Einen kurzen Halt an der knorrigen 150-jährigen Süntelbuche (Fagus sylvatica var. Suentelensis S.) gönnen wir uns noch, ehe wir die letzten Meter zum Ziel nehmen. Süntelbuchen sind eine besondere Mutation der Rotbuche (Fagus sylvatica), von denen es nur noch rund 50 "Altexemplare" in Deutschland gibt. Sie sind nach ihrem Vorkommen im Süntel-Mittelgebirgsstock benannt und durch ihre verkrüppelte Wuchsform ohne forstwirtschaftliche Nutzung.

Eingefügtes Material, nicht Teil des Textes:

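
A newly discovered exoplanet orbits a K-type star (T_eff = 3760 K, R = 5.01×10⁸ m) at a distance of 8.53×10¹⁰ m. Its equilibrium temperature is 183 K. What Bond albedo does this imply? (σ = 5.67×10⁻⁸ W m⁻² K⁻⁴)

A ≈ 0.35

L = 4πR_⋆²σT_⋆⁴ = 4π(5.01×10⁸)² × 5.67×10⁻⁸ × (3760)⁴ = 3.57×10²⁵ W.
S = L/(4πd²) = 391 W m⁻².
From T_eq⁴ = S(1−A)/(4σ): 1−A = 4σT_eq⁴/S.
1−A = 4 × 5.67×10⁻⁸ × (183)⁴ / 391 = 0.651.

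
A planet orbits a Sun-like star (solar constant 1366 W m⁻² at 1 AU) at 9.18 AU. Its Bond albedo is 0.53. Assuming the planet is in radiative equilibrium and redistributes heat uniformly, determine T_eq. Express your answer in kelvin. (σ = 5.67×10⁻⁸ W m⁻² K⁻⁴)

T_eq ≈ 76.1 K

Flux at 9.18 AU: S = 1366/9.18² = 16.2 W m⁻².
Energy balance: absorbed = emitted ⇒ πR²·S(1−A) = 4πR²·σT_eq⁴, so T_eq⁴ = S(1−A)/(4σ).
T_eq = [16.2 × 0.47 / (4 × 5.67×10⁻⁸)]^(1/4) = (3.36×10⁷)^(1/4) = 76.1 K.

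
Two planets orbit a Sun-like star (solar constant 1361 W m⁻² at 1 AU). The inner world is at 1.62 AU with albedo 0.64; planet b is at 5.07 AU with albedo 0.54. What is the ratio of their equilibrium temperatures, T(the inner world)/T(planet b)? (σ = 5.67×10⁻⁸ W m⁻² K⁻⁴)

T_eq = [S₀(1−A)/(4σd²)]^(1/4), so T ∝ (1−A)^(1/4) / √d.
T₁ = [1361×0.36/(4×5.67×10⁻⁸×1.62²)]^(1/4) = 169.38 K.
T₂ = [1361×0.46/(4×5.67×10⁻⁸×5.07²)]^(1/4) = 101.80 K.

T₁/T₂ ≈ 1.664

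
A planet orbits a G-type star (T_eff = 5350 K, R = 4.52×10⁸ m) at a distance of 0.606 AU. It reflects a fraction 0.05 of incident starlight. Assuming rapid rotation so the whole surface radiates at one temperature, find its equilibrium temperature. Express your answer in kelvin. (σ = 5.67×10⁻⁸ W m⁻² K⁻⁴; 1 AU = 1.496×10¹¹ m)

T_eq ≈ 264 K

d = 0.606 AU = 9.07×10¹⁰ m.
L = 4πR_⋆²σT_⋆⁴ = 4π(4.52×10⁸)² × 5.67×10⁻⁸ × (5350)⁴ = 1.19×10²⁶ W.
S = L/(4πd²) = 1150 W m⁻².
Energy balance: absorbed = emitted ⇒ πR²·S(1−A) = 4πR²·σT_eq⁴, so T_eq⁴ = S(1−A)/(4σ).
T_eq = [1150 × 0.95 / (4 × 5.67×10⁻⁸)]^(1/4) = (4.84×10⁹)^(1/4) = 264 K.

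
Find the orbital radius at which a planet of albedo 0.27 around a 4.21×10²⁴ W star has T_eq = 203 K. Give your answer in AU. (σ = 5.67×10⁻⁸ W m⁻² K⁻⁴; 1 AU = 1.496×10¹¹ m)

d ≈ 0.168 AU

From T_eq⁴ = L(1−A)/(16πσd²): d = √[L(1−A)/(16πσT_eq⁴)].
d = √[4.21×10²⁴ × 0.73 / (16π × 5.67×10⁻⁸ × (203)⁴)] = 2.52×10¹⁰ m = 0.168 AU.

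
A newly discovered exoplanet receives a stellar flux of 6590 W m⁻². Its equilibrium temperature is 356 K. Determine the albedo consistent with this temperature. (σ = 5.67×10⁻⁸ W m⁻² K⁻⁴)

From T_eq⁴ = S(1−A)/(4σ): 1−A = 4σT_eq⁴/S.
1−A = 4 × 5.67×10⁻⁸ × (356)⁴ / 6590 = 0.553.

A ≈ 0.45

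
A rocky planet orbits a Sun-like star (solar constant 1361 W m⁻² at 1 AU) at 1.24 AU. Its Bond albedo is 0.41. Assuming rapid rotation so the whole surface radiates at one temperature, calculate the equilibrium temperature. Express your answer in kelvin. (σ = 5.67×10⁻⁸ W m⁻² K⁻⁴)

T_eq ≈ 219 K

Flux at 1.24 AU: S = 1361/1.24² = 885 W m⁻².
Energy balance: absorbed = emitted ⇒ πR²·S(1−A) = 4πR²·σT_eq⁴, so T_eq⁴ = S(1−A)/(4σ).
T_eq = [885 × 0.59 / (4 × 5.67×10⁻⁸)]^(1/4) = (2.30×10⁹)^(1/4) = 219 K.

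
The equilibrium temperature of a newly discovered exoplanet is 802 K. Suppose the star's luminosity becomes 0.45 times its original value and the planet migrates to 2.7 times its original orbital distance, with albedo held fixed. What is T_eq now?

T_eq ≈ 400 K

T_eq ∝ L^(1/4) · d^(−1/2).
T′ = 802 × 0.45^(1/4) / 2.7^(1/2) = 400 K.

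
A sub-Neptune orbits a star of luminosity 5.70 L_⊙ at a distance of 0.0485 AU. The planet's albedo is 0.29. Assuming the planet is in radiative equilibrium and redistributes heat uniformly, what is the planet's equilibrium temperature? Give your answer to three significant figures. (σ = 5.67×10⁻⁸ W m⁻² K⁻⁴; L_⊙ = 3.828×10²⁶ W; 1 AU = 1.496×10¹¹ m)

T_eq ≈ 1790 K

d = 0.0485 AU = 7.26×10⁹ m.
L = 5.70 × 3.828×10²⁶ = 2.18×10²⁷ W.
Flux: S = L/(4πd²) = 2.18×10²⁷/(4π×(7.26×10⁹)²) = 3.30×10⁶ W m⁻².
Energy balance: absorbed = emitted ⇒ πR²·S(1−A) = 4πR²·σT_eq⁴, so T_eq⁴ = S(1−A)/(4σ).
T_eq = [3.30×10⁶ × 0.71 / (4 × 5.67×10⁻⁸)]^(1/4) = (1.03×10¹³)^(1/4) = 1790 K.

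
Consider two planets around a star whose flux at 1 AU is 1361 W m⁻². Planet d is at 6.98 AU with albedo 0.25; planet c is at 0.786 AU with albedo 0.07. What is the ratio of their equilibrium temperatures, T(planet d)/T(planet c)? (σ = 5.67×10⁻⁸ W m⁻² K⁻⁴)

T_eq = [S₀(1−A)/(4σd²)]^(1/4), so T ∝ (1−A)^(1/4) / √d.
T₁ = [1361×0.75/(4×5.67×10⁻⁸×6.98²)]^(1/4) = 98.04 K.
T₂ = [1361×0.93/(4×5.67×10⁻⁸×0.786²)]^(1/4) = 308.29 K.

T₁/T₂ ≈ 0.318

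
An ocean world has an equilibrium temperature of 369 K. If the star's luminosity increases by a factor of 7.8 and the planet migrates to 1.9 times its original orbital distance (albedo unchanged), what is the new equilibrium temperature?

T_eq ≈ 447 K

T_eq ∝ L^(1/4) · d^(−1/2).
T′ = 369 × 7.8^(1/4) / 1.9^(1/2) = 447 K.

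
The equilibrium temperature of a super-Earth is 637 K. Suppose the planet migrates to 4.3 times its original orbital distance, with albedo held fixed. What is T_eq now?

T_eq ≈ 307 K

T_eq ∝ L^(1/4) · d^(−1/2).
T′ = 637 / 4.3^(1/2) = 307 K.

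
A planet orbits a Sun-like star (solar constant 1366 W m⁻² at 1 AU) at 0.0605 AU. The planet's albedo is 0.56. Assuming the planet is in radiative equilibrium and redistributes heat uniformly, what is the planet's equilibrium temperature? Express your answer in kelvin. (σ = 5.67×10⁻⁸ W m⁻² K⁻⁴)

Flux at 0.0605 AU: S = 1366/0.0605² = 3.73×10⁵ W m⁻².
Energy balance: absorbed = emitted ⇒ πR²·S(1−A) = 4πR²·σT_eq⁴, so T_eq⁴ = S(1−A)/(4σ).
T_eq = [3.73×10⁵ × 0.44 / (4 × 5.67×10⁻⁸)]^(1/4) = (7.24×10¹¹)^(1/4) = 922 K.

T_eq ≈ 922 K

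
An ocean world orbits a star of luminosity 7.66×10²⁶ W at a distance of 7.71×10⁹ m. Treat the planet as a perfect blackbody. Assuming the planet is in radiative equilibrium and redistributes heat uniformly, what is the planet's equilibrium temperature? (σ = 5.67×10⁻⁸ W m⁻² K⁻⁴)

Flux: S = L/(4πd²) = 7.66×10²⁶/(4π×(7.71×10⁹)²) = 1.03×10⁶ W m⁻².
Energy balance: absorbed = emitted ⇒ πR²·S(1−A) = 4πR²·σT_eq⁴, so T_eq⁴ = S(1−A)/(4σ).
T_eq = [1.03×10⁶ × 1.00 / (4 × 5.67×10⁻⁸)]^(1/4) = (4.52×10¹²)^(1/4) = 1460 K.

T_eq ≈ 1460 K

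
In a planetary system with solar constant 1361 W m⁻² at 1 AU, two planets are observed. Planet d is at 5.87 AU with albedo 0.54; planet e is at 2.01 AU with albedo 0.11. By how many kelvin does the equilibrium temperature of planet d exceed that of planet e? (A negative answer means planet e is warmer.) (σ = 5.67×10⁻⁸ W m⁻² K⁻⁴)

T_eq = [S₀(1−A)/(4σd²)]^(1/4), so T ∝ (1−A)^(1/4) / √d.
T₁ = [1361×0.46/(4×5.67×10⁻⁸×5.87²)]^(1/4) = 94.61 K.
T₂ = [1361×0.89/(4×5.67×10⁻⁸×2.01²)]^(1/4) = 190.68 K.

ΔT ≈ -96.1 K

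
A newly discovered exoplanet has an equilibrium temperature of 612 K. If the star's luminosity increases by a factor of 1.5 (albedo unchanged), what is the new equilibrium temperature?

T_eq ∝ L^(1/4) · d^(−1/2).
T′ = 612 × 1.5^(1/4) = 677 K.

T_eq ≈ 677 K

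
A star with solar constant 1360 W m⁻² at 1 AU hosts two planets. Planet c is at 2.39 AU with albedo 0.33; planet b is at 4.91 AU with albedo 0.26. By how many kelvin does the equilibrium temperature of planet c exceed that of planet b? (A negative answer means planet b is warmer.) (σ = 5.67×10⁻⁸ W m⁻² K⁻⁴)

ΔT ≈ 46.4 K

T_eq = [S₀(1−A)/(4σd²)]^(1/4), so T ∝ (1−A)^(1/4) / √d.
T₁ = [1360×0.67/(4×5.67×10⁻⁸×2.39²)]^(1/4) = 162.85 K.
T₂ = [1360×0.74/(4×5.67×10⁻⁸×4.91²)]^(1/4) = 116.48 K.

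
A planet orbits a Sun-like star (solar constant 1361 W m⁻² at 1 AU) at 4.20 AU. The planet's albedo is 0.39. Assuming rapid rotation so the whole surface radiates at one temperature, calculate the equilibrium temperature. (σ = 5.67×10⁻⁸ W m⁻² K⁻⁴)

Flux at 4.20 AU: S = 1361/4.20² = 77.2 W m⁻².
Energy balance: absorbed = emitted ⇒ πR²·S(1−A) = 4πR²·σT_eq⁴, so T_eq⁴ = S(1−A)/(4σ).
T_eq = [77.2 × 0.61 / (4 × 5.67×10⁻⁸)]^(1/4) = (2.08×10⁸)^(1/4) = 120 K.

T_eq ≈ 120 K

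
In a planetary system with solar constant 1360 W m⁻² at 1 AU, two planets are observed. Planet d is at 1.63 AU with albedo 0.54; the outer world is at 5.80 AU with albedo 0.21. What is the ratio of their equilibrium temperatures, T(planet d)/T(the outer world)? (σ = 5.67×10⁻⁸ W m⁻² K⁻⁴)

T_eq = [S₀(1−A)/(4σd²)]^(1/4), so T ∝ (1−A)^(1/4) / √d.
T₁ = [1360×0.46/(4×5.67×10⁻⁸×1.63²)]^(1/4) = 179.50 K.
T₂ = [1360×0.79/(4×5.67×10⁻⁸×5.80²)]^(1/4) = 108.93 K.

T₁/T₂ ≈ 1.648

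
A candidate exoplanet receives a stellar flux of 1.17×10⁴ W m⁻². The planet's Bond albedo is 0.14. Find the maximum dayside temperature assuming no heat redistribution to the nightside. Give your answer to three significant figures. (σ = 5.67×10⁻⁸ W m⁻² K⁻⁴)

With no redistribution each surface element balances locally: S(1−A) = σT⁴.
T = [1.17×10⁴ × 0.86 / 5.67×10⁻⁸]^(1/4) = (1.77×10¹¹)^(1/4) = 649 K.

T_ss ≈ 649 K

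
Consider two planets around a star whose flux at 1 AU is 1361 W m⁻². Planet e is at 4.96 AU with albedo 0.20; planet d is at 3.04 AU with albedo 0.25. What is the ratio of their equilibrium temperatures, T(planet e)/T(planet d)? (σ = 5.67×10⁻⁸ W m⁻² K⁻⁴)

T_eq = [S₀(1−A)/(4σd²)]^(1/4), so T ∝ (1−A)^(1/4) / √d.
T₁ = [1361×0.80/(4×5.67×10⁻⁸×4.96²)]^(1/4) = 118.19 K.
T₂ = [1361×0.75/(4×5.67×10⁻⁸×3.04²)]^(1/4) = 148.55 K.

T₁/T₂ ≈ 0.796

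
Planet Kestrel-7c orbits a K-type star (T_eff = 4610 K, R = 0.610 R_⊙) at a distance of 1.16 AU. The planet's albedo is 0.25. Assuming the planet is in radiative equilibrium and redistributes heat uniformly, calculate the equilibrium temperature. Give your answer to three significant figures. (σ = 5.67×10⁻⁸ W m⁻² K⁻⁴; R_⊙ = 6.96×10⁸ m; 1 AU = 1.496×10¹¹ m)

T_eq ≈ 150 K

R_⋆ = 0.610 × 6.96×10⁸ = 4.25×10⁸ m.
d = 1.16 AU = 1.74×10¹¹ m.
L = 4πR_⋆²σT_⋆⁴ = 4π(4.25×10⁸)² × 5.67×10⁻⁸ × (4610)⁴ = 5.80×10²⁵ W.
S = L/(4πd²) = 153 W m⁻².
Energy balance: absorbed = emitted ⇒ πR²·S(1−A) = 4πR²·σT_eq⁴, so T_eq⁴ = S(1−A)/(4σ).
T_eq = [153 × 0.75 / (4 × 5.67×10⁻⁸)]^(1/4) = (5.07×10⁸)^(1/4) = 150 K.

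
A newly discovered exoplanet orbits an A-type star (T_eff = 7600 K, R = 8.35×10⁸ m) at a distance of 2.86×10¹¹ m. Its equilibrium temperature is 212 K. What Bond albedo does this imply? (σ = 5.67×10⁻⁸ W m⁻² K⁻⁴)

L = 4πR_⋆²σT_⋆⁴ = 4π(8.35×10⁸)² × 5.67×10⁻⁸ × (7600)⁴ = 1.66×10²⁷ W.
S = L/(4πd²) = 1610 W m⁻².
From T_eq⁴ = S(1−A)/(4σ): 1−A = 4σT_eq⁴/S.
1−A = 4 × 5.67×10⁻⁸ × (212)⁴ / 1610 = 0.284.

A ≈ 0.72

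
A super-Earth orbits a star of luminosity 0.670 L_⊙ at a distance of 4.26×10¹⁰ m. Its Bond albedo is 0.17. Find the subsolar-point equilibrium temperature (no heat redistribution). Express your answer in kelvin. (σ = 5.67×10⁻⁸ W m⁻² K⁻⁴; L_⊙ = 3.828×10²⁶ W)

L = 0.670 × 3.828×10²⁶ = 2.56×10²⁶ W.
Flux: S = L/(4πd²) = 2.56×10²⁶/(4π×(4.26×10¹⁰)²) = 1.12×10⁴ W m⁻².
At the subsolar point the surface absorbs S(1−A) and emits σT⁴ per unit area — no factor of 4, since only the local patch is in balance.
T = [1.12×10⁴ × 0.83 / 5.67×10⁻⁸]^(1/4) = (1.65×10¹¹)^(1/4) = 637 K.

T_ss ≈ 637 K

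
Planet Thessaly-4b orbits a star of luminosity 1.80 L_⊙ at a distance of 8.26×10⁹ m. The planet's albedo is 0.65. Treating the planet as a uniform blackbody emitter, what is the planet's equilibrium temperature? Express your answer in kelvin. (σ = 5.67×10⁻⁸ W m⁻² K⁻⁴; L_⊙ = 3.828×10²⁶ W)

L = 1.80 × 3.828×10²⁶ = 6.89×10²⁶ W.
Flux: S = L/(4πd²) = 6.89×10²⁶/(4π×(8.26×10⁹)²) = 8.04×10⁵ W m⁻².
Energy balance: absorbed = emitted ⇒ πR²·S(1−A) = 4πR²·σT_eq⁴, so T_eq⁴ = S(1−A)/(4σ).
T_eq = [8.04×10⁵ × 0.35 / (4 × 5.67×10⁻⁸)]^(1/4) = (1.24×10¹²)^(1/4) = 1060 K.

T_eq ≈ 1060 K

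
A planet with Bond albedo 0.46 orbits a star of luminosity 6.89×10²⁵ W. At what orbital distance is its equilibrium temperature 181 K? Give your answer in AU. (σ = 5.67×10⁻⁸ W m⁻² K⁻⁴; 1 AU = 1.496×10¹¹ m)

From T_eq⁴ = L(1−A)/(16πσd²): d = √[L(1−A)/(16πσT_eq⁴)].
d = √[6.89×10²⁵ × 0.54 / (16π × 5.67×10⁻⁸ × (181)⁴)] = 1.10×10¹¹ m = 0.737 AU.

d ≈ 0.737 AU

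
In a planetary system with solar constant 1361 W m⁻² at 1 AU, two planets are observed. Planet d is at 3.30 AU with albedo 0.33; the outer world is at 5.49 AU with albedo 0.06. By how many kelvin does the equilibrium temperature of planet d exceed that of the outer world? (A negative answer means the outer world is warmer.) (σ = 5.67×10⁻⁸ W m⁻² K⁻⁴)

ΔT ≈ 21.7 K

T_eq = [S₀(1−A)/(4σd²)]^(1/4), so T ∝ (1−A)^(1/4) / √d.
T₁ = [1361×0.67/(4×5.67×10⁻⁸×3.30²)]^(1/4) = 138.62 K.
T₂ = [1361×0.94/(4×5.67×10⁻⁸×5.49²)]^(1/4) = 116.96 K.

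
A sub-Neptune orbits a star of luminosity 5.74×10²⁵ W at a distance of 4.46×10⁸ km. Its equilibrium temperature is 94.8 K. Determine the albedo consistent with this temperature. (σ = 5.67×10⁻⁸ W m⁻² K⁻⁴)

A ≈ 0.20

d = 4.46×10⁸ km = 4.46×10¹¹ m.
Flux: S = L/(4πd²) = 5.74×10²⁵/(4π×(4.46×10¹¹)²) = 23.0 W m⁻².
From T_eq⁴ = S(1−A)/(4σ): 1−A = 4σT_eq⁴/S.
1−A = 4 × 5.67×10⁻⁸ × (94.8)⁴ / 23.0 = 0.798.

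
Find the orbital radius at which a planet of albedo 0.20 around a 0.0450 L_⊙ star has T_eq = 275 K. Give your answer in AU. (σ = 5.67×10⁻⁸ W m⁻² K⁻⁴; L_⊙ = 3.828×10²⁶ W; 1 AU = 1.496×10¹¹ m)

L = 0.0450 × 3.828×10²⁶ = 1.72×10²⁵ W.
From T_eq⁴ = L(1−A)/(16πσd²): d = √[L(1−A)/(16πσT_eq⁴)].
d = √[1.72×10²⁵ × 0.80 / (16π × 5.67×10⁻⁸ × (275)⁴)] = 2.91×10¹⁰ m = 0.194 AU.

d ≈ 0.194 AU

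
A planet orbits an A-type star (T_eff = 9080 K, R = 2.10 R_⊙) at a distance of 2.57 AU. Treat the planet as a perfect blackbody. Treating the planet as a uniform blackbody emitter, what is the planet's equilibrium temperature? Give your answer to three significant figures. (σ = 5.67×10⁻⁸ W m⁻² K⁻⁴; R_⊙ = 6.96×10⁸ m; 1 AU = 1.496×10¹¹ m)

R_⋆ = 2.10 × 6.96×10⁸ = 1.46×10⁹ m.
d = 2.57 AU = 3.84×10¹¹ m.
L = 4πR_⋆²σT_⋆⁴ = 4π(1.46×10⁹)² × 5.67×10⁻⁸ × (9080)⁴ = 1.03×10²⁸ W.
S = L/(4πd²) = 5570 W m⁻².
Energy balance: absorbed = emitted ⇒ πR²·S(1−A) = 4πR²·σT_eq⁴, so T_eq⁴ = S(1−A)/(4σ).
T_eq = [5570 × 1.00 / (4 × 5.67×10⁻⁸)]^(1/4) = (2.46×10¹⁰)^(1/4) = 396 K.

T_eq ≈ 396 K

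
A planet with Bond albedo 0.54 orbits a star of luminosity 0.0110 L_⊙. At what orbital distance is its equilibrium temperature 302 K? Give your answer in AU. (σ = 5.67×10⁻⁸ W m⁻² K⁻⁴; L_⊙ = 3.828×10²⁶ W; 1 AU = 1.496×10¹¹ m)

d ≈ 0.0604 AU

L = 0.0110 × 3.828×10²⁶ = 4.21×10²⁴ W.
From T_eq⁴ = L(1−A)/(16πσd²): d = √[L(1−A)/(16πσT_eq⁴)].
d = √[4.21×10²⁴ × 0.46 / (16π × 5.67×10⁻⁸ × (302)⁴)] = 9.04×10⁹ m = 0.0604 AU.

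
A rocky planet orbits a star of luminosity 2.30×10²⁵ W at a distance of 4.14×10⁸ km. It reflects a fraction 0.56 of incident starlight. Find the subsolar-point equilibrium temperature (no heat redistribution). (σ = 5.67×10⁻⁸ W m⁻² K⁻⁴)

T_ss ≈ 95.4 K

d = 4.14×10⁸ km = 4.14×10¹¹ m.
Flux: S = L/(4πd²) = 2.30×10²⁵/(4π×(4.14×10¹¹)²) = 10.7 W m⁻².
At the subsolar point the surface absorbs S(1−A) and emits σT⁴ per unit area — no factor of 4, since only the local patch is in balance.
T = [10.7 × 0.44 / 5.67×10⁻⁸]^(1/4) = (8.29×10⁷)^(1/4) = 95.4 K.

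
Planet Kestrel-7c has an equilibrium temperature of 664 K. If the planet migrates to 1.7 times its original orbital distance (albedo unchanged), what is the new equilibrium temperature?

T_eq ≈ 509 K

T_eq ∝ L^(1/4) · d^(−1/2).
T′ = 664 / 1.7^(1/2) = 509 K.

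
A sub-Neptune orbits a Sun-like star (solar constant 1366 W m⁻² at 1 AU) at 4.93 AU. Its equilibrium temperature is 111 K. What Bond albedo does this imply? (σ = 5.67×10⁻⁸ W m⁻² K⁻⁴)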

Nach einer gefühlten Ewigkeit ist unsere Exkursion durch den Tharandter Wald an der Waldbühne beendet. Auch wenn wir viele Sehenswürdigkeiten am Wegesrand schon mitgenommen haben, ist doch noch allerhand offen. Es bleibt ein wunderschöner Lauf fernab der Norm, der das Interesse rund um die Forststadt Tharandt geweckt hat, im Kopf hängen. Ein großes Dankeschön geht an unseren Guide Robert Backes, der uns unterwegs mit allerhand Wissenswertem versorgte und unseren gemächlichen Trott widerspruchslos hinnahm sowie an Andreas Lückmann, der für die Exklusivität der Strecke verantwortlich zeichnete.